Metallurgical reaction and deposit fusion boundary microstructure under a stationary plasma arc

Abstract

Alloy element loss, decarburization in melted region and microstructural change of a deposit fusion boundary under a stationary plasma arc have been investigated by a first-order kinetic and interfacial microstructure. The cylindrical specimens of iron-based alloys, Fe-C, Ni-C, and Co-C alloys were locally melted by a plasma arc using argon plasma gas and Ar+H2 shielding gas, and the rates of alloy element loss and decarburization in the melted region were measured. Moreover, the fusion boundaries experienced when nickel, iron, Ni-Fe filler metals were deposited on iron, Fe-C, nickel and cobalt base metals, were evaluated metallographically. The initial rate of alloy element loss decreases as follows: Fe-Al>Fe-Mn>Fe-Cr>SGI-Mg>Fe-Ni.

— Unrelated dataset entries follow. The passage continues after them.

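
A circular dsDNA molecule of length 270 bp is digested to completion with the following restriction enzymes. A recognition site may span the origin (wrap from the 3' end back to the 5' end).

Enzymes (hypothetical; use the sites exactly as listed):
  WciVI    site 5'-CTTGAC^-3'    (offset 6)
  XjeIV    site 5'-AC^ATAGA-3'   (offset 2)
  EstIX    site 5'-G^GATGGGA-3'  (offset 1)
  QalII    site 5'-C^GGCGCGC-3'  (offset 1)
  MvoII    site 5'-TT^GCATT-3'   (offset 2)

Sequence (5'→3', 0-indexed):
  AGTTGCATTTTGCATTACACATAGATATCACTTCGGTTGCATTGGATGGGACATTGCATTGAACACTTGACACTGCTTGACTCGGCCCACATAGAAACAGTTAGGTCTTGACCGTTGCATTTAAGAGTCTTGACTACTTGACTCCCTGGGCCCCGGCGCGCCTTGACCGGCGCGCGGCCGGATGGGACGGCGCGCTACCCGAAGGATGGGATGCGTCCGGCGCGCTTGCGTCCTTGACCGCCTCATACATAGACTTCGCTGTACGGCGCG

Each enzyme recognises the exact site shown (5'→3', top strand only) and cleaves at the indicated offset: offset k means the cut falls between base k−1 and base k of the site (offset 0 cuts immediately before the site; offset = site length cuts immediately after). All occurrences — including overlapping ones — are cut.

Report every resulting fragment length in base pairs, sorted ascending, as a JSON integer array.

[1,4,6,7,8,8,9,9,10,10,11,12,12,13,14,16,16,18,18,20,22,26]

Site scan:
  WciVI (CTTGAC, off=6): starts [65, 75, 106, 128, 136, 161, 232] → cuts [71, 81, 112, 134, 142, 167, 238]
  XjeIV (ACATAGA, off=2): starts [18, 88, 246] → cuts [20, 90, 248]
  EstIX (GGATGGGA, off=1): starts [43, 179, 203] → cuts [44, 180, 204]
  QalII (CGGCGCGC, off=1): starts [153, 167, 187, 217] → cuts [154, 168, 188, 218]
  MvoII (TTGCATT, off=2): starts [2, 9, 36, 53, 114] → cuts [4, 11, 38, 55, 116]

All cut coordinates (distinct, sorted): [4, 11, 20, 38, 44, 55, 71, 81, 90, 112, 116, 134, 142, 154, 167, 168, 180, 188, 204, 218, 238, 248]

Fragment lengths:
  4→11: 7 bp
  11→20: 9 bp
  20→38: 18 bp
  38→44: 6 bp
  44→55: 11 bp
  55→71: 16 bp
  71→81: 10 bp
  81→90: 9 bp
  90→112: 22 bp
  112→116: 4 bp
  116→134: 18 bp
  134→142: 8 bp
  142→154: 12 bp
  154→167: 13 bp
  167→168: 1 bp
  168→180: 12 bp
  180→188: 8 bp
  188→204: 16 bp
  204→218: 14 bp
  218→238: 20 bp
  238→248: 10 bp
  248→4 (wrap): 270-248+4 = 26 bp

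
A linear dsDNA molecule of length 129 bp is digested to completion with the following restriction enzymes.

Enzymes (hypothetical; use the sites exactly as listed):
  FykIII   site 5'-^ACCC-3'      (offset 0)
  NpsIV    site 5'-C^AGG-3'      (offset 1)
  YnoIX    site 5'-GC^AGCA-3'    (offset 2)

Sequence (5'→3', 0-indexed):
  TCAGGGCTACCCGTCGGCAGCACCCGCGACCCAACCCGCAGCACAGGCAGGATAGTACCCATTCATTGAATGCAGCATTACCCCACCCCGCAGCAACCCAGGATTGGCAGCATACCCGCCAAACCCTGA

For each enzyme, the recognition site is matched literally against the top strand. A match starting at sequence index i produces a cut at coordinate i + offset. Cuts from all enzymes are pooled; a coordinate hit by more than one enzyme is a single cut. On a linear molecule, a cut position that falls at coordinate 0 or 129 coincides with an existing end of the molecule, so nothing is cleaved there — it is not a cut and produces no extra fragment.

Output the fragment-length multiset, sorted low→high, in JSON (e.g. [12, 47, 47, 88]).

[2,3,4,4,4,5,5,5,5,6,6,6,7,7,7,8,9,9,10,17]

Scan for sites:
  FykIII (ACCC, off=0): starts [8, 21, 28, 33, 56, 79, 84, 95, 113, 122] → cuts [8, 21, 28, 33, 56, 79, 84, 95, 113, 122]
  NpsIV (CAGG, off=1): starts [1, 43, 47, 98] → cuts [2, 44, 48, 99]
  YnoIX (GCAGCA, off=2): starts [16, 37, 71, 89, 106] → cuts [18, 39, 73, 91, 108]

Pooled cuts: [2, 8, 18, 21, 28, 33, 39, 44, 48, 56, 73, 79, 84, 91, 95, 99, 108, 113, 122]

Fragments:
  [0,2): 2 bp
  [2,8): 6 bp
  [8,18): 10 bp
  [18,21): 3 bp
  [21,28): 7 bp
  [28,33): 5 bp
  [33,39): 6 bp
  [39,44): 5 bp
  [44,48): 4 bp
  [48,56): 8 bp
  [56,73): 17 bp
  [73,79): 6 bp
  [79,84): 5 bp
  [84,91): 7 bp
  [91,95): 4 bp
  [95,99): 4 bp
  [99,108): 9 bp
  [108,113): 5 bp
  [113,122): 9 bp
  [122,129): 7 bp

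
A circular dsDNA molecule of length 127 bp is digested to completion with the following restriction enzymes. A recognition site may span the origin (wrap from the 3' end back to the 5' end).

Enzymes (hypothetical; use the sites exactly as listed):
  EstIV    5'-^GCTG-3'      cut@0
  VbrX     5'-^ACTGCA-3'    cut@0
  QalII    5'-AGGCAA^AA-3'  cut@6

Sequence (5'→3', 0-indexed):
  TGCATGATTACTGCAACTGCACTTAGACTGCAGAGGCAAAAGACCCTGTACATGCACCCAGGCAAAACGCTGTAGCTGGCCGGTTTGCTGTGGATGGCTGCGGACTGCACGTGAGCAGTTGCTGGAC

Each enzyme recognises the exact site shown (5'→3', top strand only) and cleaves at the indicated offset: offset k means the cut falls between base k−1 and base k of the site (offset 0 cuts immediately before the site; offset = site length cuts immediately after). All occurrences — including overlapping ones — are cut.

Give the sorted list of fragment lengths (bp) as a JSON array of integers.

[3,5,6,6,7,10,11,11,12,13,17,26]

Per-enzyme occurrences:
  EstIV (GCTG, off=0): starts [68, 74, 86, 96, 120] → cuts [68, 74, 86, 96, 120]
  VbrX (ACTGCA, off=0): starts [9, 15, 26, 103, 125] → cuts [9, 15, 26, 103, 125]
  QalII (AGGCAAAA, off=6): starts [33, 59] → cuts [39, 65]

All cut coordinates (distinct, sorted): [9, 15, 26, 39, 65, 68, 74, 86, 96, 103, 120, 125]

Fragments:
  9→15: 6 bp
  15→26: 11 bp
  26→39: 13 bp
  39→65: 26 bp
  65→68: 3 bp
  68→74: 6 bp
  74→86: 12 bp
  86→96: 10 bp
  96→103: 7 bp
  103→120: 17 bp
  120→125: 5 bp
  125→9 (wrap): 127-125+9 = 11 bp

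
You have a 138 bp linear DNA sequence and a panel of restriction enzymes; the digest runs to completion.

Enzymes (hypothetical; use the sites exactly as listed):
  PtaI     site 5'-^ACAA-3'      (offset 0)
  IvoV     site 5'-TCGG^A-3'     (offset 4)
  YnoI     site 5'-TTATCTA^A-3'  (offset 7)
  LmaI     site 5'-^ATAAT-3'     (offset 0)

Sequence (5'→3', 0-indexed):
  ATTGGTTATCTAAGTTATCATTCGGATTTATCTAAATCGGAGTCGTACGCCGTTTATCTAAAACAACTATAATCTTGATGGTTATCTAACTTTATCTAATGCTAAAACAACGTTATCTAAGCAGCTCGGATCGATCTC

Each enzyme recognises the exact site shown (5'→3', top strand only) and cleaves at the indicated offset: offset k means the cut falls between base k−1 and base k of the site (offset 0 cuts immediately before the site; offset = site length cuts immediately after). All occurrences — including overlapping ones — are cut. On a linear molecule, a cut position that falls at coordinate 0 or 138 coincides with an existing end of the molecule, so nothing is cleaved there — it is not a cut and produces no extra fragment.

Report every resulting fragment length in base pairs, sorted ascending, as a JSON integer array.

Per-enzyme occurrences:
  PtaI ACAA/0: at [62, 106] ⇒ [62, 106]
  IvoV TCGGA/4: at [21, 36, 125] ⇒ [25, 40, 129]
  YnoI TTATCTAA/7: at [5, 27, 53, 81, 91, 112] ⇒ [12, 34, 60, 88, 98, 119]
  LmaI ATAAT/0: at [68] ⇒ [68]

Pooled cuts: [12, 25, 34, 40, 60, 62, 68, 88, 98, 106, 119, 129]

Fragment lengths:
  [0,12): 12 bp
  [12,25): 13 bp
  [25,34): 9 bp
  [34,40): 6 bp
  [40,60): 20 bp
  [60,62): 2 bp
  [62,68): 6 bp
  [68,88): 20 bp
  [88,98): 10 bp
  [98,106): 8 bp
  [106,119): 13 bp
  [119,129): 10 bp
  [129,138): 9 bp

[2,6,6,8,9,9,10,10,12,13,13,20,20]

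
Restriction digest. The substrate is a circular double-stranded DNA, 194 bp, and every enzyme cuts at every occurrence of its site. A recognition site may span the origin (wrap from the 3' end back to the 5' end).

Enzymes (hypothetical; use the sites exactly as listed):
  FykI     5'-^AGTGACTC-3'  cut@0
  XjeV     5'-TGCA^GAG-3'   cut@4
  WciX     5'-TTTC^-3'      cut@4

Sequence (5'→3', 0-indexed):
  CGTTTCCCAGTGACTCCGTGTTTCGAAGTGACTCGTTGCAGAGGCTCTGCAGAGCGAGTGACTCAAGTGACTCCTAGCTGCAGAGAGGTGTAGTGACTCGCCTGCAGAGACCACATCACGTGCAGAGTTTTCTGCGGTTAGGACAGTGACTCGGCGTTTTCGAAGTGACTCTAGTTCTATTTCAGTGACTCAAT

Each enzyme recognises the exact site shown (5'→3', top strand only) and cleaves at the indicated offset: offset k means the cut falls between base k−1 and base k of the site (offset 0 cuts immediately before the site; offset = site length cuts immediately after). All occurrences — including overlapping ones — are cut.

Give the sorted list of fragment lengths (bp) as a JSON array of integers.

[2,2,2,5,8,9,9,11,12,14,15,16,17,17,17,18,20]

Scan for sites:
  FykI (AGTGACTC, off=0): starts [8, 26, 56, 65, 91, 144, 163, 183] → cuts [8, 26, 56, 65, 91, 144, 163, 183]
  XjeV (TGCAGAG, off=4): starts [36, 47, 78, 102, 120] → cuts [40, 51, 82, 106, 124]
  WciX (TTTC, off=4): starts [2, 20, 128, 157, 179] → cuts [6, 24, 132, 161, 183]

All cut coordinates (distinct, sorted): [6, 8, 24, 26, 40, 51, 56, 65, 82, 91, 106, 124, 132, 144, 161, 163, 183]

Fragments:
  6→8: 2 bp
  8→24: 16 bp
  24→26: 2 bp
  26→40: 14 bp
  40→51: 11 bp
  51→56: 5 bp
  56→65: 9 bp
  65→82: 17 bp
  82→91: 9 bp
  91→106: 15 bp
  106→124: 18 bp
  124→132: 8 bp
  132→144: 12 bp
  144→161: 17 bp
  161→163: 2 bp
  163→183: 20 bp
  183→6 (wrap): 194-183+6 = 17 bp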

The loss reaction mechanism is metallic evaporation and the rate seems to be limited by transport in the gas boundary layer. The magnitude of decarburization is as follows: Ni-C>Fe-C> Co-C. The decarburization rate in Fe-C alloy is assumed to be governed by a process involving mass transfer in the gas phase and the molten metal. However, at low carbon concentrations, the rate appears to be limited by transfer in liquid metal. Fusion boundary deposited with nickel filler metal on iron is regular, but with carbon added to iron, an infiltration of deposit metal into adjacent base metal occurs. The fusion boundary with iron deposited on nickel is irregular where thin Ni-Fe solid solution is formed. In a deposited fusion boundary of cobalt with iron, nickel, and Ni-Fe filler metals, FeCo compound formation occurs, with cobalt dissolving into the nickel deposit metal resulting in a tongue-like structure produced by nickel penetration and a fine columnar substructure formation produced by Ni-Fe diffusion.